When Monsanto and other registrants conduct studies for pesticide regulatory submissions, those studies are carried out according to internationally recognized quality standards called Good Laboratory Practices (GLP), which provide a framework for how laboratory studies are planned, performed, monitored, recorded, audited and archived. These strict compliance guidelines ensure the quality and integrity of the data that are submitted for regulatory review. In the U.S., the EPA strictly enforces the GLP program, conducting regular inspections to monitor compliance and prosecuting any violators.

Among other things, the GLP program ensures studies submitted for EPA review contain all of the raw data that were used to generate the final report. Even if findings are unfavorable to a company’s interest, data cannot be omitted. For registered pesticides, companies are also required by law to report all finding of adverse effects and incidents on an ongoing basis. At Monsanto, employees are notified annually about our obligation to report any potential adverse effects of our products. As consumers ourselves, my colleagues and I fully support these measures to ensure the safety of our products to people and the environment.

As part of the ongoing process to assess the safety of a pesticide, most regulatory authorities, including the EPA, actively seek out and consider relevant information from the peer-reviewed scientific literature and evaluations by other government authorities to supplement information submitted by companies. In fact, the EPA has standard processes in place to ensure supplemental studies are considered and represent sound science.
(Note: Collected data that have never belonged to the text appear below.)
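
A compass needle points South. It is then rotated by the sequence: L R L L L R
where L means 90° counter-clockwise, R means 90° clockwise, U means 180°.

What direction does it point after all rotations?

Answer: Final heading: North

Derivation:
Start: South
  L (left (90° counter-clockwise)) -> East
  R (right (90° clockwise)) -> South
  L (left (90° counter-clockwise)) -> East
  L (left (90° counter-clockwise)) -> North
  L (left (90° counter-clockwise)) -> West
  R (right (90° clockwise)) -> North
Final: North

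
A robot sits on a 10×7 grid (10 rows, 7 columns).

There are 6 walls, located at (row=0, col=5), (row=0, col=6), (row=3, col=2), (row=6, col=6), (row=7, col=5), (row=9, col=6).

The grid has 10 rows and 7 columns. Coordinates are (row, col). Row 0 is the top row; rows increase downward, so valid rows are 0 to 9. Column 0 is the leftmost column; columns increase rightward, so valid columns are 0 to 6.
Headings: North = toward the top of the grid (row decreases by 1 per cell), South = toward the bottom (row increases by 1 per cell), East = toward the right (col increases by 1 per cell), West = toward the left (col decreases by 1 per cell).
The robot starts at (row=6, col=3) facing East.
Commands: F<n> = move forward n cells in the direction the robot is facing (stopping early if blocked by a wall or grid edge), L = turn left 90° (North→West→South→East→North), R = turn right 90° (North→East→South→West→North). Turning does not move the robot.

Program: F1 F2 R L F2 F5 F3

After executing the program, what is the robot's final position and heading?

Answer: Final position: (row=6, col=5), facing East

Derivation:
Start: (row=6, col=3), facing East
  F1: move forward 1, now at (row=6, col=4)
  F2: move forward 1/2 (blocked), now at (row=6, col=5)
  R: turn right, now facing South
  L: turn left, now facing East
  F2: move forward 0/2 (blocked), now at (row=6, col=5)
  F5: move forward 0/5 (blocked), now at (row=6, col=5)
  F3: move forward 0/3 (blocked), now at (row=6, col=5)
Final: (row=6, col=5), facing East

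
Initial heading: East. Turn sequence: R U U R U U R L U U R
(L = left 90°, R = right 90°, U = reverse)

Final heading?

Answer: Final heading: North

Derivation:
Start: East
  R (right (90° clockwise)) -> South
  U (U-turn (180°)) -> North
  U (U-turn (180°)) -> South
  R (right (90° clockwise)) -> West
  U (U-turn (180°)) -> East
  U (U-turn (180°)) -> West
  R (right (90° clockwise)) -> North
  L (left (90° counter-clockwise)) -> West
  U (U-turn (180°)) -> East
  U (U-turn (180°)) -> West
  R (right (90° clockwise)) -> North
Final: North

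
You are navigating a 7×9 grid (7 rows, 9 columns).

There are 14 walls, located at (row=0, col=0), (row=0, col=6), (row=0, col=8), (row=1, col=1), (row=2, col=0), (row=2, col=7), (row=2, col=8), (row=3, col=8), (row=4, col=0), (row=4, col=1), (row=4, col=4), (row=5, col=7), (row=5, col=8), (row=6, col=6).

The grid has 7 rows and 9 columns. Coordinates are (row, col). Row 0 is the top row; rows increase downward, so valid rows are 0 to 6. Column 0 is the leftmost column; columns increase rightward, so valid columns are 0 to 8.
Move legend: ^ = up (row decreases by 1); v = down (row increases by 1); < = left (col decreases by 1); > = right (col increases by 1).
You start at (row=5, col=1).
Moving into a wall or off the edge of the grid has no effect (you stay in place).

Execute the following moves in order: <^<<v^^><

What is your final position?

Start: (row=5, col=1)
  < (left): (row=5, col=1) -> (row=5, col=0)
  ^ (up): blocked, stay at (row=5, col=0)
  < (left): blocked, stay at (row=5, col=0)
  < (left): blocked, stay at (row=5, col=0)
  v (down): (row=5, col=0) -> (row=6, col=0)
  ^ (up): (row=6, col=0) -> (row=5, col=0)
  ^ (up): blocked, stay at (row=5, col=0)
  > (right): (row=5, col=0) -> (row=5, col=1)
  < (left): (row=5, col=1) -> (row=5, col=0)
Final: (row=5, col=0)

Answer: Final position: (row=5, col=0)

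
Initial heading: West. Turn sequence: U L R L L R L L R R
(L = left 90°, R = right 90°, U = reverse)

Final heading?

Answer: Final heading: North

Derivation:
Start: West
  U (U-turn (180°)) -> East
  L (left (90° counter-clockwise)) -> North
  R (right (90° clockwise)) -> East
  L (left (90° counter-clockwise)) -> North
  L (left (90° counter-clockwise)) -> West
  R (right (90° clockwise)) -> North
  L (left (90° counter-clockwise)) -> West
  L (left (90° counter-clockwise)) -> South
  R (right (90° clockwise)) -> West
  R (right (90° clockwise)) -> North
Final: North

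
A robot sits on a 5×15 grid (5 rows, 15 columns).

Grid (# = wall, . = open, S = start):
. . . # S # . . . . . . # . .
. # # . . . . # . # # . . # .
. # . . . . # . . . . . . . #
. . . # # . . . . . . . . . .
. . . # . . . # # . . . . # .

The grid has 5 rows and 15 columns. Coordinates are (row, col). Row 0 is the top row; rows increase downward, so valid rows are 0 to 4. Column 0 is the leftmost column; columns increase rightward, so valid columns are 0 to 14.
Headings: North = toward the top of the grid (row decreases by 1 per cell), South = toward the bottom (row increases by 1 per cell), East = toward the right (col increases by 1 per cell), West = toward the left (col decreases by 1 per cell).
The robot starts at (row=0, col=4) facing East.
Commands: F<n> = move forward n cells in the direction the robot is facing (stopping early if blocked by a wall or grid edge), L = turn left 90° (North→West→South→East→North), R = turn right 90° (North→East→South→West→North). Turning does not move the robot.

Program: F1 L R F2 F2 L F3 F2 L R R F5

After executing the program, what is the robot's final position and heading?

Start: (row=0, col=4), facing East
  F1: move forward 0/1 (blocked), now at (row=0, col=4)
  L: turn left, now facing North
  R: turn right, now facing East
  F2: move forward 0/2 (blocked), now at (row=0, col=4)
  F2: move forward 0/2 (blocked), now at (row=0, col=4)
  L: turn left, now facing North
  F3: move forward 0/3 (blocked), now at (row=0, col=4)
  F2: move forward 0/2 (blocked), now at (row=0, col=4)
  L: turn left, now facing West
  R: turn right, now facing North
  R: turn right, now facing East
  F5: move forward 0/5 (blocked), now at (row=0, col=4)
Final: (row=0, col=4), facing East

Answer: Final position: (row=0, col=4), facing East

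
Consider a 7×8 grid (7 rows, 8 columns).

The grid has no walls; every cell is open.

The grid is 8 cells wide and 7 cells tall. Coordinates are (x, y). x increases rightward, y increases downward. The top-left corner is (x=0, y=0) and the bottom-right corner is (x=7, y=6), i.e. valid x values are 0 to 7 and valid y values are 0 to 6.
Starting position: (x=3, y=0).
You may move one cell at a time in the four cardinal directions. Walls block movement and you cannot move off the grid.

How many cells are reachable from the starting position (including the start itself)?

Answer: Reachable cells: 56

Derivation:
BFS flood-fill from (x=3, y=0):
  Distance 0: (x=3, y=0)
  Distance 1: (x=2, y=0), (x=4, y=0), (x=3, y=1)
  Distance 2: (x=1, y=0), (x=5, y=0), (x=2, y=1), (x=4, y=1), (x=3, y=2)
  Distance 3: (x=0, y=0), (x=6, y=0), (x=1, y=1), (x=5, y=1), (x=2, y=2), (x=4, y=2), (x=3, y=3)
  Distance 4: (x=7, y=0), (x=0, y=1), (x=6, y=1), (x=1, y=2), (x=5, y=2), (x=2, y=3), (x=4, y=3), (x=3, y=4)
  Distance 5: (x=7, y=1), (x=0, y=2), (x=6, y=2), (x=1, y=3), (x=5, y=3), (x=2, y=4), (x=4, y=4), (x=3, y=5)
  Distance 6: (x=7, y=2), (x=0, y=3), (x=6, y=3), (x=1, y=4), (x=5, y=4), (x=2, y=5), (x=4, y=5), (x=3, y=6)
  Distance 7: (x=7, y=3), (x=0, y=4), (x=6, y=4), (x=1, y=5), (x=5, y=5), (x=2, y=6), (x=4, y=6)
  Distance 8: (x=7, y=4), (x=0, y=5), (x=6, y=5), (x=1, y=6), (x=5, y=6)
  Distance 9: (x=7, y=5), (x=0, y=6), (x=6, y=6)
  Distance 10: (x=7, y=6)
Total reachable: 56 (grid has 56 open cells total)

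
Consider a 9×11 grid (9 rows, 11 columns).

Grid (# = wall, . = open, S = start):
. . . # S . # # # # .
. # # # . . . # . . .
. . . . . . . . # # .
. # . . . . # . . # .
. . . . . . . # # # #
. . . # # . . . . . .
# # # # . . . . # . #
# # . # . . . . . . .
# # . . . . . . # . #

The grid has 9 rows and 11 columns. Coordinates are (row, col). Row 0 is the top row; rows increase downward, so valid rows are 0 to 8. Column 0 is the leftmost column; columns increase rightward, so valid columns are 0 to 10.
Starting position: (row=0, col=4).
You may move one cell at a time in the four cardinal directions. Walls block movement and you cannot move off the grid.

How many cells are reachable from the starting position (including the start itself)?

BFS flood-fill from (row=0, col=4):
  Distance 0: (row=0, col=4)
  Distance 1: (row=0, col=5), (row=1, col=4)
  Distance 2: (row=1, col=5), (row=2, col=4)
  Distance 3: (row=1, col=6), (row=2, col=3), (row=2, col=5), (row=3, col=4)
  Distance 4: (row=2, col=2), (row=2, col=6), (row=3, col=3), (row=3, col=5), (row=4, col=4)
  Distance 5: (row=2, col=1), (row=2, col=7), (row=3, col=2), (row=4, col=3), (row=4, col=5)
  Distance 6: (row=2, col=0), (row=3, col=7), (row=4, col=2), (row=4, col=6), (row=5, col=5)
  Distance 7: (row=1, col=0), (row=3, col=0), (row=3, col=8), (row=4, col=1), (row=5, col=2), (row=5, col=6), (row=6, col=5)
  Distance 8: (row=0, col=0), (row=4, col=0), (row=5, col=1), (row=5, col=7), (row=6, col=4), (row=6, col=6), (row=7, col=5)
  Distance 9: (row=0, col=1), (row=5, col=0), (row=5, col=8), (row=6, col=7), (row=7, col=4), (row=7, col=6), (row=8, col=5)
  Distance 10: (row=0, col=2), (row=5, col=9), (row=7, col=7), (row=8, col=4), (row=8, col=6)
  Distance 11: (row=5, col=10), (row=6, col=9), (row=7, col=8), (row=8, col=3), (row=8, col=7)
  Distance 12: (row=7, col=9), (row=8, col=2)
  Distance 13: (row=7, col=2), (row=7, col=10), (row=8, col=9)
Total reachable: 60 (grid has 66 open cells total)

Answer: Reachable cells: 60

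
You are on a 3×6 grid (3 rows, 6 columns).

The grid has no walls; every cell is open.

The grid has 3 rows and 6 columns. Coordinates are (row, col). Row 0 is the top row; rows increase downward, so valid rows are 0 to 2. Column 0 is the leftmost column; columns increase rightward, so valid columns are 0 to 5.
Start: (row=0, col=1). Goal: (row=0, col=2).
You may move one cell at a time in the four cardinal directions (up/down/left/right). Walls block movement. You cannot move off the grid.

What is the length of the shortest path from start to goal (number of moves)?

BFS from (row=0, col=1) until reaching (row=0, col=2):
  Distance 0: (row=0, col=1)
  Distance 1: (row=0, col=0), (row=0, col=2), (row=1, col=1)  <- goal reached here
One shortest path (1 moves): (row=0, col=1) -> (row=0, col=2)

Answer: Shortest path length: 1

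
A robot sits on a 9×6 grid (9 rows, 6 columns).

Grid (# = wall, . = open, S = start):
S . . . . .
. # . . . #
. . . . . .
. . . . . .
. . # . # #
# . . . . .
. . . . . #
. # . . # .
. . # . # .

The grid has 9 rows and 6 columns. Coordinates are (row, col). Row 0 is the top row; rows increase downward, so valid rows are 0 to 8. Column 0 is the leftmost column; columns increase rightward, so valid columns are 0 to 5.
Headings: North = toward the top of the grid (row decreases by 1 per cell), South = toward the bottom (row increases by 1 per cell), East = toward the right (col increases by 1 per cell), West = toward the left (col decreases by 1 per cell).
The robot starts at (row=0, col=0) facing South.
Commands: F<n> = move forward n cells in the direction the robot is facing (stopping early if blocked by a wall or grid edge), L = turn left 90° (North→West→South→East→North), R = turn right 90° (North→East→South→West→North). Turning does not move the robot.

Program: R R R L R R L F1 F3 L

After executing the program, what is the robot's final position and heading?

Start: (row=0, col=0), facing South
  R: turn right, now facing West
  R: turn right, now facing North
  R: turn right, now facing East
  L: turn left, now facing North
  R: turn right, now facing East
  R: turn right, now facing South
  L: turn left, now facing East
  F1: move forward 1, now at (row=0, col=1)
  F3: move forward 3, now at (row=0, col=4)
  L: turn left, now facing North
Final: (row=0, col=4), facing North

Answer: Final position: (row=0, col=4), facing North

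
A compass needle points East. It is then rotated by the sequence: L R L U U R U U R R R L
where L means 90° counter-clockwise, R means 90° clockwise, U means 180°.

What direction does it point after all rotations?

Answer: Final heading: West

Derivation:
Start: East
  L (left (90° counter-clockwise)) -> North
  R (right (90° clockwise)) -> East
  L (left (90° counter-clockwise)) -> North
  U (U-turn (180°)) -> South
  U (U-turn (180°)) -> North
  R (right (90° clockwise)) -> East
  U (U-turn (180°)) -> West
  U (U-turn (180°)) -> East
  R (right (90° clockwise)) -> South
  R (right (90° clockwise)) -> West
  R (right (90° clockwise)) -> North
  L (left (90° counter-clockwise)) -> West
Final: West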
After a comprehensive and rigorous review of the submitted data and other scientifically relevant information is completed, the detailed risk assessments are made available online and the public is invited to comment. The actual submission by the company is often accessible along with the regulatory authority’s risk assessment or through open records laws unless the data is deemed company confidential. This process helps enable a transparent public process and promote scientific integrity, which is central to EPA decision making.

What’s more, after a pesticide has gone through this exhaustive assessment process and receives regulatory approval, authorities continue to consider new information to assess the safety of registered products. Like other authorities, the EPA conducts new reviews, called registration reviews, at least every 15 years to ensure the data supporting the safe use of a registered pesticide is sufficient based on evolving science and regulations. Beyond these scheduled registration reviews, regulators continually evaluate new information as it emerges and request new studies from registrants under some circumstances to further validate product safety.

In my role at Monsanto, I have dedicated my career to evaluating the environmental safety of pesticides and meeting the regulatory requirements outlined in this article for our crop protection portfolio. While the process presents many scientific and logistical challenges, I am energized every time I talk to a farmer and hear how the products I worked on contribute to a better harvest.